# Red Dot sight for Muzzleloaders?



## suave300 (Sep 11, 2007)

I would like to get a Red Dot sight for my 50 cal. Omega. I haven't decided which one to get. I unfortunately have a tight budget, so I cant afford a $300 sight. My question that I need help with is this:

1. Which sights have you guys seen (that are affordable) that do well on a muzzleloader?


Suave'


----------



## legacy (Sep 30, 2007)

I use a Millett and have been really happy with it. Bushnell makes some decent affordable ones as well. Bushnell now owns Millett.

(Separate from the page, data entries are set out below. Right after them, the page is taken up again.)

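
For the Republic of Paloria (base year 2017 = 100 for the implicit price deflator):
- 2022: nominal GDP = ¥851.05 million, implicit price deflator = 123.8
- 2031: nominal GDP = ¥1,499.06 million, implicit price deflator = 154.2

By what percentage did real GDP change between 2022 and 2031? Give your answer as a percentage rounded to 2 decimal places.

Real GDP 2022 = 851.05 / 1.238 = 687.44.
Real GDP 2031 = 1499.06 / 1.542 = 972.15.
Real growth = 972.15 / 687.44 − 1 = 0.4142.

41.42%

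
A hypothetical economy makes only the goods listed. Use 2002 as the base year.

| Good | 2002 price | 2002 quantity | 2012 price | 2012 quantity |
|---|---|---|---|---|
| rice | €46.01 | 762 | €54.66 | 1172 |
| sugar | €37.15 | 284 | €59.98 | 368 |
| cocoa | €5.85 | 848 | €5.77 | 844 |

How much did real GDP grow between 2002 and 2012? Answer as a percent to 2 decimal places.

Real GDP 2002 = Nominal GDP 2002 = 46.01·762 + 37.15·284 + 5.85·848 = 50571.02.
Real GDP 2012 (at 2002 prices) = 46.01·1172 + 37.15·368 + 5.85·844 = 72532.32.
Real growth = 72532.32/50571.02 − 1 = 0.4343.

43.43%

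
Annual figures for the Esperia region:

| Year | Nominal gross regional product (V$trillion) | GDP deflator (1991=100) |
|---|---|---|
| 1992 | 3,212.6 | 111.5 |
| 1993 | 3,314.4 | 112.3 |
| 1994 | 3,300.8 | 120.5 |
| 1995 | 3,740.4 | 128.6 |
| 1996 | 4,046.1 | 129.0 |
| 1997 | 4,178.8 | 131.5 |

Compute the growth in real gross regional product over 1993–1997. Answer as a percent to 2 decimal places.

7.67%

Real gross regional product 1993 = 3314.4/1.123 = 2951.38.
Real gross regional product 1997 = 4178.8/1.315 = 3177.79.
Change = 3177.79/2951.38 − 1 = 0.0767.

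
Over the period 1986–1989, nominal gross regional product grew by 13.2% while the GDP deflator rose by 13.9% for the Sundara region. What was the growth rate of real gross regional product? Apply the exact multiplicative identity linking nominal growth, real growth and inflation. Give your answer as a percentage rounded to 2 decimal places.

-0.61%

(1 + g_nom) = (1 + g_real)(1 + π), so g_real = 1.1320 / 1.1390 − 1 = -0.00615.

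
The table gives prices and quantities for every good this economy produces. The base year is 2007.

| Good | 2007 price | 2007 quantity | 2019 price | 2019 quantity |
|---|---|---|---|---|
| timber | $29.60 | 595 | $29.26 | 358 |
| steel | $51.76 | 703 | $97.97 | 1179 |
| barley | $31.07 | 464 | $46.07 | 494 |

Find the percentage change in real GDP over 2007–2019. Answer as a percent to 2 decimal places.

27.12%

Real GDP 2007 = Nominal GDP 2007 = 29.60·595 + 51.76·703 + 31.07·464 = 68415.76.
Real GDP 2019 (at 2007 prices) = 29.60·358 + 51.76·1179 + 31.07·494 = 86970.42.
Real growth = 86970.42/68415.76 − 1 = 0.2712.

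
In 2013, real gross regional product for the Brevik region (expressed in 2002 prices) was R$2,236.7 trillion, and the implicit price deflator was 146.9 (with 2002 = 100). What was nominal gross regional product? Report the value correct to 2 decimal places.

Nominal gross regional product = Real × (implicit price deflator/100) = 2236.7 × 1.469 = 3285.71.

R$3,285.71 trillion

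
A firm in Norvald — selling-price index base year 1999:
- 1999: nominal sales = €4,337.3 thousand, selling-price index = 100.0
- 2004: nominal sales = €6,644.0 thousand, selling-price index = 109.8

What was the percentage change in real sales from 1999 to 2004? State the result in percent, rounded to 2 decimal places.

39.51%

Real sales 1999 = 4337.3 / 1.000 = 4337.30.
Real sales 2004 = 6644.0 / 1.098 = 6051.00.
Real growth = 6051.00 / 4337.30 − 1 = 0.3951.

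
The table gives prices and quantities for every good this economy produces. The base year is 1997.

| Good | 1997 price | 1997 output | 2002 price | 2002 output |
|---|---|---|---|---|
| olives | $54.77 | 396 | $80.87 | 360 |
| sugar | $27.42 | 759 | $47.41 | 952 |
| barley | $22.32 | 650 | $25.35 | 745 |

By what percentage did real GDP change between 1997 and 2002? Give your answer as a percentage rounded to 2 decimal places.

9.54%

Real GDP 1997 = Nominal GDP 1997 = 54.77·396 + 27.42·759 + 22.32·650 = 57008.70.
Real GDP 2002 (at 1997 prices) = 54.77·360 + 27.42·952 + 22.32·745 = 62449.44.
Real growth = 62449.44/57008.70 − 1 = 0.0954.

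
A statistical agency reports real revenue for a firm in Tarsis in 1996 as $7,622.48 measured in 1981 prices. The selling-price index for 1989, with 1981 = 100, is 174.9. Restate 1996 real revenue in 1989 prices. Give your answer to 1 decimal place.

$13,331.7

Real revenue in 1989 prices = Real revenue in 1981 prices × (P_1989/P_1981) = 7622.48 × 1.749 = 13331.72.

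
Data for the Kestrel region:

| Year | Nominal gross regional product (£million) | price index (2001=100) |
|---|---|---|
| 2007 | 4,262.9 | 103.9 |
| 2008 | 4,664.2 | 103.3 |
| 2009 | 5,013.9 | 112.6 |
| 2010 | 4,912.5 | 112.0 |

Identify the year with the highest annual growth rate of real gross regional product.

2008: real = 4664.2/1.033 = 4515.20; growth vs 2007 (4102.89) = 10.05%.
2009: real = 5013.9/1.126 = 4452.84; growth vs 2008 (4515.20) = -1.38%.
2010: real = 4912.5/1.120 = 4386.16; growth vs 2009 (4452.84) = -1.50%.

2008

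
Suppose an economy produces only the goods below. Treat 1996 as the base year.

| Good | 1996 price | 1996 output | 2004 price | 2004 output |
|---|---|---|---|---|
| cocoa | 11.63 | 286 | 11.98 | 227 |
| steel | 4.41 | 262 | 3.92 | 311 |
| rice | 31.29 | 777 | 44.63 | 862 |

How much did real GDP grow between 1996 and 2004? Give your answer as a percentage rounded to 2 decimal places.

7.60%

Real GDP 1996 = Nominal GDP 1996 = 11.63·286 + 4.41·262 + 31.29·777 = 28793.93.
Real GDP 2004 (at 1996 prices) = 11.63·227 + 4.41·311 + 31.29·862 = 30983.50.
Real growth = 30983.50/28793.93 − 1 = 0.0760.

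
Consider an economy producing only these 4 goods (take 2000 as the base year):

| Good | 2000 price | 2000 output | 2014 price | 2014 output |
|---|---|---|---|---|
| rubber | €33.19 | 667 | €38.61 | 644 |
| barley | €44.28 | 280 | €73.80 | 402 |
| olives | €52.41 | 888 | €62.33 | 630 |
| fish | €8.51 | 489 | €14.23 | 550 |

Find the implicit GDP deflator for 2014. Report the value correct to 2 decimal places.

132.20

Nominal GDP 2014 = 38.61·644 + 73.80·402 + 62.33·630 + 14.23·550 = 101626.84.
Real GDP 2014 (at 2000 prices) = 33.19·644 + 44.28·402 + 52.41·630 + 8.51·550 = 76873.72.
Deflator = Nominal/Real × 100 = 101626.84/76873.72 × 100 = 132.200.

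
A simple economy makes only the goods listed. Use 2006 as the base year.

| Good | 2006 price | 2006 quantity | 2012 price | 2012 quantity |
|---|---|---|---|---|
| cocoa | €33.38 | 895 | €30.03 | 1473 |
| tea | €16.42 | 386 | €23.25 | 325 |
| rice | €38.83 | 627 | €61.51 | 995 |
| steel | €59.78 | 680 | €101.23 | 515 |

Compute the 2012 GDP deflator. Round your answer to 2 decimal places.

Nominal GDP 2012 = 30.03·1473 + 23.25·325 + 61.51·995 + 101.23·515 = 165126.34.
Real GDP 2012 (at 2006 prices) = 33.38·1473 + 16.42·325 + 38.83·995 + 59.78·515 = 123927.79.
Deflator = Nominal/Real × 100 = 165126.34/123927.79 × 100 = 133.244.

133.24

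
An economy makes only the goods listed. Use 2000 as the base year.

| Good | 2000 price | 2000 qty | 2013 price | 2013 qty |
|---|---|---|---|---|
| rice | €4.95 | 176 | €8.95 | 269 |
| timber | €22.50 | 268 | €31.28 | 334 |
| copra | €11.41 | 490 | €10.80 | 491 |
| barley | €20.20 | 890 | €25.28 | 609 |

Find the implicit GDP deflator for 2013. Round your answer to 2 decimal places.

125.43

Nominal GDP 2013 = 8.95·269 + 31.28·334 + 10.80·491 + 25.28·609 = 33553.39.
Real GDP 2013 (at 2000 prices) = 4.95·269 + 22.50·334 + 11.41·491 + 20.20·609 = 26750.66.
Deflator = Nominal/Real × 100 = 33553.39/26750.66 × 100 = 125.430.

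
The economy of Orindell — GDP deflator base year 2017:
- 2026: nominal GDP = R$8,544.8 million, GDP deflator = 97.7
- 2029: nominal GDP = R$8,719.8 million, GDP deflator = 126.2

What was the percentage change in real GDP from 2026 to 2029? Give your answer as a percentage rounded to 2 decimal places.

Deflate each year: 2026 → 8544.8/0.977 = 8745.96; 2029 → 8719.8/1.262 = 6909.51.
So real GDP changed by 6909.51/8745.96 − 1 = -0.2100, i.e. -21.00%.

-21.00%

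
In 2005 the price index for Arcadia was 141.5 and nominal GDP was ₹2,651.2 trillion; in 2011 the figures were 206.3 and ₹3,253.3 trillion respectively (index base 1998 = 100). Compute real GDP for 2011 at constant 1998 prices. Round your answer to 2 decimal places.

₹1,576.98 trillion

Real GDP = Nominal / (price index/100) = 3253.3 / 2.063 = 1576.98.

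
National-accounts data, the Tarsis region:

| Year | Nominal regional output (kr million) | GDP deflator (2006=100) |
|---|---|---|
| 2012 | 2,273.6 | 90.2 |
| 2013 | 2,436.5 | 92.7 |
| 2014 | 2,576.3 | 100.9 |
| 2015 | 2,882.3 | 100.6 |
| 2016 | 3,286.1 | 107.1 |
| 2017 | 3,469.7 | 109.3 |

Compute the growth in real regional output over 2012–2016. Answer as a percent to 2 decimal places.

21.73%

Real regional output 2012 = 2273.6/0.902 = 2520.62.
Real regional output 2016 = 3286.1/1.071 = 3068.25.
Change = 3068.25/2520.62 − 1 = 0.2173.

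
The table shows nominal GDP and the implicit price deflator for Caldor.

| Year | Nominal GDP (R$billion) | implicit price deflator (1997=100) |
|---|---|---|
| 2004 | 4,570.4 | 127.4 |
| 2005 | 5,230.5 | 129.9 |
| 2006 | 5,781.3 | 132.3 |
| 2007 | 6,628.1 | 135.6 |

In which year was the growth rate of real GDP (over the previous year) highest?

2005

2005: real = 5230.5/1.299 = 4026.56; growth vs 2004 (3587.44) = 12.24%.
2006: real = 5781.3/1.323 = 4369.84; growth vs 2005 (4026.56) = 8.53%.
2007: real = 6628.1/1.356 = 4887.98; growth vs 2006 (4369.84) = 11.86%.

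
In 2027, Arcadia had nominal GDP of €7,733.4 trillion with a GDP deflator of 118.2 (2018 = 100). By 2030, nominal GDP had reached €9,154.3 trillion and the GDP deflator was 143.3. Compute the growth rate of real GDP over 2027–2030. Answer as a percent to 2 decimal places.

Deflate each year: 2027 → 7733.4/1.182 = 6542.64; 2030 → 9154.3/1.433 = 6388.21.
So real GDP changed by 6388.21/6542.64 − 1 = -0.0236, i.e. -2.36%.

-2.36%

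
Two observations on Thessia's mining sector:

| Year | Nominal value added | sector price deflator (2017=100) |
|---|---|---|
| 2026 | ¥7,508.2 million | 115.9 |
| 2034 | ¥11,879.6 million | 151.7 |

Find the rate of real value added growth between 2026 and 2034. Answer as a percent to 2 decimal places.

Deflate each year: 2026 → 7508.2/1.159 = 6478.17; 2034 → 11879.6/1.517 = 7830.98.
So real value added changed by 7830.98/6478.17 − 1 = 0.2088, i.e. 20.88%.

20.88%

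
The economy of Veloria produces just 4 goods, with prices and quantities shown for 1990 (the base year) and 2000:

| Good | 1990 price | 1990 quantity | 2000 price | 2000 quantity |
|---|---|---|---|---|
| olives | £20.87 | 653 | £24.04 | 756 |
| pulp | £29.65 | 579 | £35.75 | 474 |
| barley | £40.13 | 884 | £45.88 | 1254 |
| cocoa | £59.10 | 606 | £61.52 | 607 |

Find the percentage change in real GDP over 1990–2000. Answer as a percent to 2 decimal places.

13.66%

Real GDP 1990 = Nominal GDP 1990 = 20.87·653 + 29.65·579 + 40.13·884 + 59.10·606 = 102084.98.
Real GDP 2000 (at 1990 prices) = 20.87·756 + 29.65·474 + 40.13·1254 + 59.10·607 = 116028.54.
Real growth = 116028.54/102084.98 − 1 = 0.1366.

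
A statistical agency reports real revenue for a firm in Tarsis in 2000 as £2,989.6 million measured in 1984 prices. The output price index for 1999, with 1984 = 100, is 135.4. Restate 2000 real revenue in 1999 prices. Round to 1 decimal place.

£4,047.9 million

Real revenue in 1999 prices = Real revenue in 1984 prices × (P_1999/P_1984) = 2989.6 × 1.354 = 4047.92.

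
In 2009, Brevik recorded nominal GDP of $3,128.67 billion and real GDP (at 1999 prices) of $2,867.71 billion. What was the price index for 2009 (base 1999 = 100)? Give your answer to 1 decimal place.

109.1

price index = (Nominal / Real) × 100 = 3128.67 / 2867.71 × 100 = 109.10.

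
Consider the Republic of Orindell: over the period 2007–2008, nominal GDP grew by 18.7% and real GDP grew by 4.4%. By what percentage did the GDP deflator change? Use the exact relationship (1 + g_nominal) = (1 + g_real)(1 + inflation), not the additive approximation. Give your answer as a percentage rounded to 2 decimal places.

(1 + g_nom) = (1 + g_real)(1 + π), so π = 1.1870 / 1.0440 − 1 = 0.13697.

13.70%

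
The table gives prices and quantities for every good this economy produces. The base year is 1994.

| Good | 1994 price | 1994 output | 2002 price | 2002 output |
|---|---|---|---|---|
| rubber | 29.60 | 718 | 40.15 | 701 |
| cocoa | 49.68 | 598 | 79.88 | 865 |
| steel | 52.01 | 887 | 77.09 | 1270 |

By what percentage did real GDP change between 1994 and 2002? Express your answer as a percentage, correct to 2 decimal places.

Real GDP 1994 = Nominal GDP 1994 = 29.60·718 + 49.68·598 + 52.01·887 = 97094.31.
Real GDP 2002 (at 1994 prices) = 29.60·701 + 49.68·865 + 52.01·1270 = 129775.50.
Real growth = 129775.50/97094.31 − 1 = 0.3366.

33.66%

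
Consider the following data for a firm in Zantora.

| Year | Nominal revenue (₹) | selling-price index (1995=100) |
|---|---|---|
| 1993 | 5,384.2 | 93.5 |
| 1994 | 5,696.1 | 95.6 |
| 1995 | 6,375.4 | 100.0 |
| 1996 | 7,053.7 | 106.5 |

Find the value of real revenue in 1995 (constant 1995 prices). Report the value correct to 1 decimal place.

Real revenue 1995 = 6375.4 / 1.000 = 6375.40.

₹6,375.4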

http://www.millettsights.com/scopes/sp-series-red-dot/

http://www.cabelas.com/product/Shooting ... _104526180


----------



## sharpshooter (Nov 17, 2010)

Go with the vortex strikefire. It's cheap in price, but effective. I don't think you will be dissapointed.


----------



## ripndrag (Mar 16, 2009)

I have one I will sell it you for 15 bucks if you want it


----------



## Bo0YaA (Sep 29, 2008)

I tried a red dot on my muzzy and found that even with a 3 moa dot I still covered to much of the animal at 100 yards to make an effective and accurate shot. I say go with a 1x power scope with thin reticle and 32mm objective like this one http://www.midwayusa.com/viewProduct/?p ... ber=670651 the 32mm objective seems to diminish the problem of having things look further away like the 20mm objectives do.


----------



## sharpshooter (Nov 17, 2010)

The strikefire is a 30mm 1x.


----------